İlk Türk Sineması 19 Mart 1910'da "Milli Sinema" adıyla kuruldu.
Türkiye'de ise ilk kez sesli film gösterimi 25 Eylül 1929'da o dönemin en lüks
sinema salonlarından olan Elhamra Sineması'nda yapıldı ve "Kadının Harbe Gidişi"
isimli film seyircilerin beğenisine sunuldu.
Osmanlı'nın sinemayla tanışması ise ilk kez Lumiere Kardeşler'in "Bir Trenin La
Ciotat Garına Varışı" adlı filminin 1896'da bir Alman Yahudisi olan Sigmund
Weinberg tarafından, İstanbul Galatasaray'daki bir birahanede gösterilmesiyle
oldu.
Türkiye'de sinemanın kurumlaşması 1915'te gerçekleştirildi.
Halka açık sinema salonları gösterilerini, yabancı uyruklu ve Türkiye'deki
azınlıkların egemenliğinde sürdürürken, ilk Türk sineması İstabul'un
Şehzadebaşı'nda semtinde 19 Mart 1910'da "Milli Sinema" adıyla kuruldu.
Türkiye'de sinemanın kurumlaşması ise Birinci Dünya Savaşı döneminde
gerçekleştirildi. Alman ordularının, filmleri bir propaganda unsuru olarak ve
askerlerin eğitimi için kullandığını gören, dönemin Başkumandan Vekili ve
Harbiye Nazırı görevlerini sürdüren Enver Paşa, 1915'te Merkez Ordu Sinema
Dairesi'ni (MOSD) kurarak, Türk Sineması'nın kurumlaşmasının temellerini attı.

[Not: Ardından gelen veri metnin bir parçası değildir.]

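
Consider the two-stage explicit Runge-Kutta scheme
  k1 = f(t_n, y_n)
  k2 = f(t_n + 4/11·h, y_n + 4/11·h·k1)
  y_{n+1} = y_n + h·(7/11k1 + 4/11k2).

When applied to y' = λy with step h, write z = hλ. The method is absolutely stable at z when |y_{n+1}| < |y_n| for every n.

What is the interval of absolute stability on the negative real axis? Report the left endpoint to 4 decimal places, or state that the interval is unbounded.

z∈(-7.5625,0).

Test eqn y'=λy, z=hλ:
  k1=λy_n ⇒ h·k1=z·y_n;  k2=λ(1+4/11z)y_n ⇒ h·k2=z(1+4/11z)y_n
  y_{n+1}/y_n = 1 + 7/11z + 4/11z(1+4/11z) = 1 + z + 16/121z²
  R(z) = 1 + z + 16/121z².

Need |R(x)|<1, x<0.
x=-0.97: |R|=0.1544
R=1: x+16/121x²=0 ⇒ x=−121/16=-7.5625; min R=1−1/(4·16/121)=-0.8906>−1
Confirm numerically:
  x=-7.294: |R|=0.74103 <1
  x=-4.230: |R|=0.86400 <1
  x=-3.412: |R|=0.87260 <1
  x=-7.865: |R|=1.31460 >1
  x=-7.688: |R|=1.12758 >1
Stable set (-7.5625, 0).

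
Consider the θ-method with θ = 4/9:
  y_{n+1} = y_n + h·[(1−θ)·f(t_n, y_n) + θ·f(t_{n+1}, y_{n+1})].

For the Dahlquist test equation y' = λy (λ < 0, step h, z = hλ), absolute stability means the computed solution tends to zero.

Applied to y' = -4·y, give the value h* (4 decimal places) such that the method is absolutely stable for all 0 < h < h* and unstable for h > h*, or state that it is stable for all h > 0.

On y'=λy, z=hλ:
  y_{n+1} = y_n + z·[5/9·y_n + 4/9·y_{n+1}] ⇒ (1 − 4/9z)y_{n+1} = (1 + 5/9z)y_n
  Hence R(z) = (1 + 5/9z)/(1 − 4/9z).

Need |R(x)|<1, x<0.
x=-0.55: |R|=0.5580
R=−1: 1+5/9x = −1+4/9x ⇒ -1/9x=2 ⇒ x=2/(-1/9)=-18.0000
Confirm numerically:
  x=-16.104: |R|=0.97417 <1
  x=-10.522: |R|=0.85363 <1
  x=-10.014: |R|=0.83721 <1
  x=-18.544: |R|=1.00654 >1
  x=-18.275: |R|=1.00335 >1
  x=-18.129: |R|=1.00158 >1
Interval (-18.0000, 0).

(-18.0000,0); λ=-4 ⇒ h* = (18)/4 = 4.5000.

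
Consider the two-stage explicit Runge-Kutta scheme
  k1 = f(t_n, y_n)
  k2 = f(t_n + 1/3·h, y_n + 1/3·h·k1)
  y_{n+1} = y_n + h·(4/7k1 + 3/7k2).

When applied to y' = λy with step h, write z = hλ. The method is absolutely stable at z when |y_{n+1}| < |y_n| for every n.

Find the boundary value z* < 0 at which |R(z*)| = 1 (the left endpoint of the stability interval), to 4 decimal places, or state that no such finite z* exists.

Set f=λy, z=hλ:
  k1=λy_n ⇒ h·k1=z·y_n;  k2=λ(1+1/3z)y_n ⇒ h·k2=z(1+1/3z)y_n
  y_{n+1}/y_n = 1 + 4/7z + 3/7z(1+1/3z) = 1 + z + 1/7z²
  so R(z) = 1 + z + 1/7z².

Need |R(x)|<1, x<0.
x=-1.3: |R|=0.0586
R=1: x+1/7x²=0 ⇒ x=−7=-7.0000; min R=1−1/(4·1/7)=-0.7500>−1
Confirm numerically:
  x=-6.457: |R|=0.49912 <1
  x=-5.972: |R|=0.12297 <1
  x=-5.111: |R|=0.37924 <1
  x=-7.354: |R|=1.37190 >1
  x=-7.315: |R|=1.32917 >1
  x=-7.084: |R|=1.08501 >1
Stable set (-7.0000, 0).

left endpoint -7.0000.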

MOSD'nin kurulması ve takip eden dönemde yapılan hikayeli filmler sinema tarihi
için o yılların en önemli gelişmelerinden biri oldu. Aynı dönemde Fuat
Uzkınay'ın çektiği "Ayastefanos'taki Rus Abidesinin Yıkılışı" adlı belgesel Türk
Sineması'nın ilk eseri, Uzkınay da ilk Türk sinemacısı olarak kabul edildi.

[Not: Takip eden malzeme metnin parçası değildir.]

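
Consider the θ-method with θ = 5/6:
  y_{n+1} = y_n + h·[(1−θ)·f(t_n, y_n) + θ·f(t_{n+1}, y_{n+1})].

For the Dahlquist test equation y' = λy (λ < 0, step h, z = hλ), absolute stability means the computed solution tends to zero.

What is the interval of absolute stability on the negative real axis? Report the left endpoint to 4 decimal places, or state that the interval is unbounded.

unbounded; (−∞, 0).

Test eqn y'=λy, z=hλ:
  y_{n+1} = y_n + z·[1/6·y_n + 5/6·y_{n+1}] ⇒ (1 − 5/6z)y_{n+1} = (1 + 1/6z)y_n
  R(z) = (1 + 1/6z)/(1 − 5/6z).

Solve |R(x)|<1 on ℝ⁻.
x=-0.59: |R|=0.6045
x=-2: |R|=0.2500
x=-10: |R|=0.0714
x=-100: |R|=0.1858
θ=5/6≥1/2 ⇒ |1+1/6x|<|1−5/6x| ∀x<0 ⇒ stable on all of ℝ⁻.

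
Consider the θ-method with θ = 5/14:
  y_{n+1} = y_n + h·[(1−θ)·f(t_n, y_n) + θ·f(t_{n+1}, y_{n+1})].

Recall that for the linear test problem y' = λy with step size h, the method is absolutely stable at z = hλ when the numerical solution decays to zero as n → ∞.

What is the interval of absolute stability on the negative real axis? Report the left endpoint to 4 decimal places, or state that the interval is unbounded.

With y'=λy (z=hλ):
  y_{n+1} = y_n + z·[9/14·y_n + 5/14·y_{n+1}] ⇒ (1 − 5/14z)y_{n+1} = (1 + 9/14z)y_n
  R(z) = (1 + 9/14z)/(1 − 5/14z).

Boundary: |R(x)|=1, x<0.
x=-0.35: |R|=0.6889
R=−1: 1+9/14x = −1+5/14x ⇒ -2/7x=2 ⇒ x=2/(-2/7)=-7.0000
Confirm numerically:
  x=-6.734: |R|=0.97768 <1
  x=-5.392: |R|=0.84297 <1
  x=-4.703: |R|=0.75508 <1
  x=-3.488: |R|=0.55318 <1
  x=-7.586: |R|=1.04514 >1
  x=-7.578: |R|=1.04456 >1
  x=-7.251: |R|=1.01998 >1
So |R|<1 on (-7.0000, 0).

z∈(-7.0000,0).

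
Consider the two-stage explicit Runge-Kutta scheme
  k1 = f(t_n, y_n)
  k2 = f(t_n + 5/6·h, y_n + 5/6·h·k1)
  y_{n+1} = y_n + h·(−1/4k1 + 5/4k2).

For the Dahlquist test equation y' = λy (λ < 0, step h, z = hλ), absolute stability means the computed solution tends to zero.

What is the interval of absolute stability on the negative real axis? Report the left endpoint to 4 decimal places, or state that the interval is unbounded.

(-0.9600, 0).

Set f=λy, z=hλ:
  k1=λy_n ⇒ h·k1=z·y_n;  k2=λ(1+5/6z)y_n ⇒ h·k2=z(1+5/6z)y_n
  y_{n+1}/y_n = 1 − 1/4z + 5/4z(1+5/6z) = 1 + z + 25/24z²
  Hence R(z) = 1 + z + 25/24z².

Find x<0 with |R(x)|<1.
x=-1.35: |R|=1.5484
R=1: x+25/24x²=0 ⇒ x=−24/25=-0.9600; min R=1−1/(4·25/24)=0.7600>−1
Confirm numerically:
  x=-0.934: |R|=0.97470 <1
  x=-0.891: |R|=0.93596 <1
  x=-0.746: |R|=0.83370 <1
  x=-0.537: |R|=0.76338 <1
  x=-1.362: |R|=1.57034 >1
  x=-1.145: |R|=1.22065 >1
Interval (-0.9600, 0).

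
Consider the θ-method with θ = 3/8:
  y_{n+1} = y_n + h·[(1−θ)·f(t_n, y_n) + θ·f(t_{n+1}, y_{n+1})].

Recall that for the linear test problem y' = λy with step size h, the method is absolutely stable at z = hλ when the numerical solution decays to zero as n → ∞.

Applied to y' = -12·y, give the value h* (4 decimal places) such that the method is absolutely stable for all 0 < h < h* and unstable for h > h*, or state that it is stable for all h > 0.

(-8.0000,0); λ=-12 ⇒ h* = (8)/12 = 0.6667.

With y'=λy (z=hλ):
  y_{n+1} = y_n + z·[5/8·y_n + 3/8·y_{n+1}] ⇒ (1 − 3/8z)y_{n+1} = (1 + 5/8z)y_n
  R(z) = (1 + 5/8z)/(1 − 3/8z).

Solve |R(x)|<1 on ℝ⁻.
x=-0.62: |R|=0.4970
R=−1: 1+5/8x = −1+3/8x ⇒ -1/4x=2 ⇒ x=2/(-1/4)=-8.0000
Confirm numerically:
  x=-6.252: |R|=0.86934 <1
  x=-4.062: |R|=0.60983 <1
  x=-3.912: |R|=0.58573 <1
  x=-8.147: |R|=1.00906 >1
  x=-8.032: |R|=1.00199 >1
So |R|<1 on (-8.0000, 0).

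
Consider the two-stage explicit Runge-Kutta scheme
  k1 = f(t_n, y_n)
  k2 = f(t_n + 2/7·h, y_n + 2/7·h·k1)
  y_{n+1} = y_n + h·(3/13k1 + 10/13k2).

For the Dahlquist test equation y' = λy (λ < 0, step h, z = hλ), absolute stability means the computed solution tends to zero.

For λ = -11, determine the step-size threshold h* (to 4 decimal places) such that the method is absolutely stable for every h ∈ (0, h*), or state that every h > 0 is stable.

With y'=λy (z=hλ):
  k1=λy_n ⇒ h·k1=z·y_n;  k2=λ(1+2/7z)y_n ⇒ h·k2=z(1+2/7z)y_n
  y_{n+1}/y_n = 1 + 3/13z + 10/13z(1+2/7z) = 1 + z + 20/91z²
  Hence R(z) = 1 + z + 20/91z².

Boundary: |R(x)|=1, x<0.
x=-1.53: |R|=0.0155
R=1: x+20/91x²=0 ⇒ x=−91/20=-4.5500; min R=1−1/(4·20/91)=-0.1375>−1
Confirm numerically:
  x=-4.496: |R|=0.94664 <1
  x=-4.014: |R|=0.52714 <1
  x=-1.849: |R|=0.09762 <1
  x=-4.905: |R|=1.38270 >1
  x=-4.850: |R|=1.31978 >1
So |R|<1 on (-4.5500, 0).

(-4.5500,0); λ=-11 ⇒ h* = (91/20)/11 = 0.4136.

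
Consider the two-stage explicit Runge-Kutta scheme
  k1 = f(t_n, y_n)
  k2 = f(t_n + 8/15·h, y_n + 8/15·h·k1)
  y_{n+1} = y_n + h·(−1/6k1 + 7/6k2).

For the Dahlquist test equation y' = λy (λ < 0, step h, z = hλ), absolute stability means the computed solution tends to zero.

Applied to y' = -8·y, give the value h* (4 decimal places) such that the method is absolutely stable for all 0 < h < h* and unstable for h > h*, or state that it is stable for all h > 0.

Set f=λy, z=hλ:
  k1=λy_n ⇒ h·k1=z·y_n;  k2=λ(1+8/15z)y_n ⇒ h·k2=z(1+8/15z)y_n
  y_{n+1}/y_n = 1 − 1/6z + 7/6z(1+8/15z) = 1 + z + 28/45z²
  ⇒ R(z) = 1 + z + 28/45z².

Boundary: |R(x)|=1, x<0.
x=-0.6: |R|=0.6240
R=1: x+28/45x²=0 ⇒ x=−45/28=-1.6071; min R=1−1/(4·28/45)=0.5982>−1
Confirm numerically:
  x=-0.988: |R|=0.61938 <1
  x=-0.821: |R|=0.59840 <1
  x=-0.686: |R|=0.60682 <1
  x=-0.644: |R|=0.61406 <1
  x=-2.148: |R|=1.72287 >1
  x=-2.106: |R|=1.65370 >1
  x=-1.717: |R|=1.11737 >1
So |R|<1 on (-1.6071, 0).

(-1.6071,0); λ=-8 ⇒ h* = (45/28)/8 = 0.2009.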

Çeşitli kaynaklara göre 14 Kasım 1914'de gösterime giren ve 150-300 metre
uzunluğunda çekilen ve Ayastefanos'ta (Yeşilköy) bir utanç abidesi olarak
görülen Rus anıtının halk tarafından yıkılışını gösteren filmin hiçbir kopyası
bugüne ulaşmadı.
Bazı kaynaklara göre birçok sinemacı ve tarihçi de Türkiye'de sinemanın doğuşunu
19. yüzyıl sonunda, Osmanlı uyruğu Manakis Kardeşler'in Balkanlar'daki yaşam
üzerine çektikleri kısa belgesellere dayandırdı.